Сон не шел. Дюшез бродил по квартире от стены к стене, а тем временем его жена похрапывала в блаженном неведении. Страх, вгоняющий в пот страх ожидания, едва не сводил его с ума. Он клял себя, клял англичан, самоуверенно сидящих на своем острове за Ла-Маншем. Услышав топот тяжелых сапог по тротуару, он, дергаясь, как марионетка, бросился к окну. Полицейский патруль, вооруженный ручными пулеметами. Луч яркого фонарика осветил квартиру, и Дюшез юркнул за шторы. Патруль пошел дальше. Дюшез схватил бутылку и провел остаток ночи в пьяном тумане, мучимый кошмарами наяву, в которых ему являлись гестаповцы.

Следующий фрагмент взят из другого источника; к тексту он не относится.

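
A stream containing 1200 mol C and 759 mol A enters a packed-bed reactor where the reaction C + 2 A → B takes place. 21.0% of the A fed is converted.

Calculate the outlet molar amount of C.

1120 mol

A reacted = 0.21 × 759 = 159.4 mol; ν_A = −2, so ξ = 159.4/2 = 79.69 mol.
Outlet amounts (n = n₀ + ν ξ):
  C: 1200 − 1(79.69) = 1120
  A: 759 − 2(79.69) = 599.6
  B: 0 + 1(79.69) = 79.69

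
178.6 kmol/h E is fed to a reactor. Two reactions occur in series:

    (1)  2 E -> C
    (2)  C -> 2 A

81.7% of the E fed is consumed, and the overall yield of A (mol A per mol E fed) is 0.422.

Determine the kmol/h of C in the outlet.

35.3 kmol/h

Conversion of E: E consumed = 2ξ₁ = 0.817 × 178.6 → ξ₁ = 72.96 kmol/h.
Yield of A: 2ξ₂ / 178.6 = 0.422 → ξ₂ = 37.68 kmol/h.
Outlet amounts (n = n₀ + Σ ν·ξ):
  E: 178.6 − 2(72.96) = 32.68
  C: 0 + 1(72.96) − 1(37.68) = 35.27
  A: 0 + 2(37.68) = 75.37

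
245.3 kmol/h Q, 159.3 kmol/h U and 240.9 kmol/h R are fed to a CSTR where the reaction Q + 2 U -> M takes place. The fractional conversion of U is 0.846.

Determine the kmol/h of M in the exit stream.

67.4 kmol/h

U reacted = 0.846 × 159.3 = 134.8 kmol/h; ν_U = −2, so ξ = 134.8/2 = 67.38 kmol/h.
Outlet amounts (n = n₀ + ν ξ):
  Q: 245.3 − 1(67.38) = 177.9
  U: 159.3 − 2(67.38) = 24.53
  M: 0 + 1(67.38) = 67.38
  R: 240.9 (inert)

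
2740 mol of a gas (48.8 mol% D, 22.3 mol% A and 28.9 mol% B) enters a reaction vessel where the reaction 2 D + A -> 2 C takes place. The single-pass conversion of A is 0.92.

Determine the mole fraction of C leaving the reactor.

0.516

A reacted = 0.92 × 611 = 562.1 mol; ν_A = −1, so ξ = 562.1/1 = 562.1 mol.
Outlet amounts (n = n₀ + ν ξ):
  D: 1337 − 2(562.1) = 212.8
  A: 611 − 1(562.1) = 48.88
  C: 0 + 2(562.1) = 1124
  B: 791.9 (inert)
Total out = 2178 mol; y_C = 1124 / 2178 = 0.5162.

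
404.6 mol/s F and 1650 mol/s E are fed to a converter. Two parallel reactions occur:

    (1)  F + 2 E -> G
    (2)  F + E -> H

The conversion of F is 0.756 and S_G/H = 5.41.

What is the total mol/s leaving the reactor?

Conversion of F: F consumed = 0.756 × 404.6 = 305.9 mol/s = 1ξ₁ + 1ξ₂.
Selectivity: 1ξ₁ / (1ξ₂) = 5.41 → ξ₁ = 5.41 ξ₂.
Substitute: (1·5.41 + 1) ξ₂ = 305.9 → ξ₂ = 47.72 mol/s, ξ₁ = 258.2 mol/s.
Outlet amounts (n = n₀ + Σ ν·ξ):
  F: 404.6 − 1(258.2) − 1(47.72) = 98.72
  E: 1650 − 2(258.2) − 1(47.72) = 1086
  G: 0 + 1(258.2) = 258.2
  H: 0 + 1(47.72) = 47.72
Total out = 98.72 + 1086 + 258.2 + 47.72 = 1491 mol/s.

1490 mol/s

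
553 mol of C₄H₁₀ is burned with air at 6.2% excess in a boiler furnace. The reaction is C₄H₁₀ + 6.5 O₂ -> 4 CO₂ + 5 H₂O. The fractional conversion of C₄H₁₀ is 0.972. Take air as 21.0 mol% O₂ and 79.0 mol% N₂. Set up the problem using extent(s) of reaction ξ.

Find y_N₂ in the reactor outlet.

Stoichiometric O₂ = 6.5 × 553 = 3594 mol; O₂ fed = 3594 × 1.062 = 3817 mol.
N₂ fed = 3817 × 79/21 = 14360 mol.
Fuel reacted = 0.972 × 553 → ξ = 537.5 mol.
Outlet (n = n₀ + ν ξ):
  C₄H₁₀: 553 − 1(537.5) = 15.48
  O₂: 3817 − 6.5(537.5) = 323.5
  N₂: 14360 (inert)
  CO₂: 0 + 4(537.5) = 2150
  H₂O: 0 + 5(537.5) = 2688
Total out = 19540 mol; y_N₂ = 14360 / 19540 = 0.735.

0.735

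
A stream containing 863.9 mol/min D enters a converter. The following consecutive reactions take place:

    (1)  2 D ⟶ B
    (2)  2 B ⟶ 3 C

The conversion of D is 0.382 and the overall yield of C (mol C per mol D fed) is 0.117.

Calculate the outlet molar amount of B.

97.6 mol/min

Conversion of D: D consumed = 2ξ₁ = 0.382 × 863.9 → ξ₁ = 165 mol/min.
Yield of C: 3ξ₂ / 863.9 = 0.117 → ξ₂ = 33.69 mol/min.
Outlet amounts (n = n₀ + Σ ν·ξ):
  D: 863.9 − 2(165) = 533.9
  B: 0 + 1(165) − 2(33.69) = 97.62
  C: 0 + 3(33.69) = 101.1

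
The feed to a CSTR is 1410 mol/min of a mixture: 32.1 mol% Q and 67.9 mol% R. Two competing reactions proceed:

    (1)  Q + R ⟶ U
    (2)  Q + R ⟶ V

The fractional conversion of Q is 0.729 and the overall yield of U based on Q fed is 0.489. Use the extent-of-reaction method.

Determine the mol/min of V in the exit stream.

109 mol/min

Yield of U: 1ξ₁ / 452.6 = 0.489 → ξ₁ = 221.3 mol/min.
Conversion of Q: 1ξ₁ + 1ξ₂ = 0.729 × 452.6 = 330 → ξ₂ = 108.6 mol/min.
Outlet amounts (n = n₀ + Σ ν·ξ):
  Q: 452.6 − 1(221.3) − 1(108.6) = 122.7
  R: 957.4 − 1(221.3) − 1(108.6) = 627.4
  U: 0 + 1(221.3) = 221.3
  V: 0 + 1(108.6) = 108.6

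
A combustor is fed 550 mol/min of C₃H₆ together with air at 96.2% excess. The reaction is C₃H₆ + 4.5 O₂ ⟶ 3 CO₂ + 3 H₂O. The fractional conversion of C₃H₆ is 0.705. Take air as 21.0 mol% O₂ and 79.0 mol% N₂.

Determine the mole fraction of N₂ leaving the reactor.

0.765

Stoichiometric O₂ = 4.5 × 550 = 2475 mol/min; O₂ fed = 2475 × 1.962 = 4856 mol/min.
N₂ fed = 4856 × 79/21 = 18270 mol/min.
Fuel reacted = 0.705 × 550 → ξ = 387.8 mol/min.
Outlet (n = n₀ + ν ξ):
  C₃H₆: 550 − 1(387.8) = 162.2
  O₂: 4856 − 4.5(387.8) = 3111
  N₂: 18270 (inert)
  CO₂: 0 + 3(387.8) = 1163
  H₂O: 0 + 3(387.8) = 1163
Total out = 23870 mol/min; y_N₂ = 18270 / 23870 = 0.7654.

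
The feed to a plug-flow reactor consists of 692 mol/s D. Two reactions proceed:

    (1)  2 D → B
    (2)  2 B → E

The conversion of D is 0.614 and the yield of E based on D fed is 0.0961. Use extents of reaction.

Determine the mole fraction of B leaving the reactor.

Conversion of D: D consumed = 2ξ₁ = 0.614 × 692 → ξ₁ = 212.4 mol/s.
Yield of E: 1ξ₂ / 692 = 0.0961 → ξ₂ = 66.5 mol/s.
Outlet amounts (n = n₀ + Σ ν·ξ):
  D: 692 − 2(212.4) = 267.1
  B: 0 + 1(212.4) − 2(66.5) = 79.44
  E: 0 + 1(66.5) = 66.5
Total out = 413.1 mol/s; y_B = 79.44 / 413.1 = 0.1923.

0.192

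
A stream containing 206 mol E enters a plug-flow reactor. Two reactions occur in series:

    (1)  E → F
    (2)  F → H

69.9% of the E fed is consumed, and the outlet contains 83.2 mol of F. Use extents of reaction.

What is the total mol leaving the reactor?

Conversion of E: E consumed = 1ξ₁ = 0.699 × 206 → ξ₁ = 144 mol.
F balance: n_F = 0 + 1ξ₁ − 1ξ₂ = 83.2 → ξ₂ = (1·144 − 83.2)/1 = 60.79 mol.
Outlet amounts (n = n₀ + Σ ν·ξ):
  E: 206 − 1(144) = 62.01
  F: 0 + 1(144) − 1(60.79) = 83.2
  H: 0 + 1(60.79) = 60.79
Total out = 62.01 + 83.2 + 60.79 = 206 mol.

206 mol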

Но они так и не появились. Да и к утру понедельника Дюшез стал почти равнодушным к своей судьбе. Он отправился с кистями и красками на работу и обнаружил, что свыкся со своим страхом, что тот его уже так не донимает. Он предъявил пропуск, часовой обыскал его и пропустил. За прошедшие дни обербауфюрера перевели в другое место. Никто другой, очевидно, не имел ни малейшего представления о происходящем, и когда Дюшез, насвистывая, вошел в первый кабинет, который предстояло отделывать, его встретили разинутыми ртами и вскинутыми бровями. В конце концов отыскали штабсбауфюрера[38], который рассеянно признался, что слышал о таком проекте. Однако штабсбауфюрер в настоящее время занимался тяжелой артиллерией и убежищами; они интересовали его гораздо больше, чем отделка кабинетов.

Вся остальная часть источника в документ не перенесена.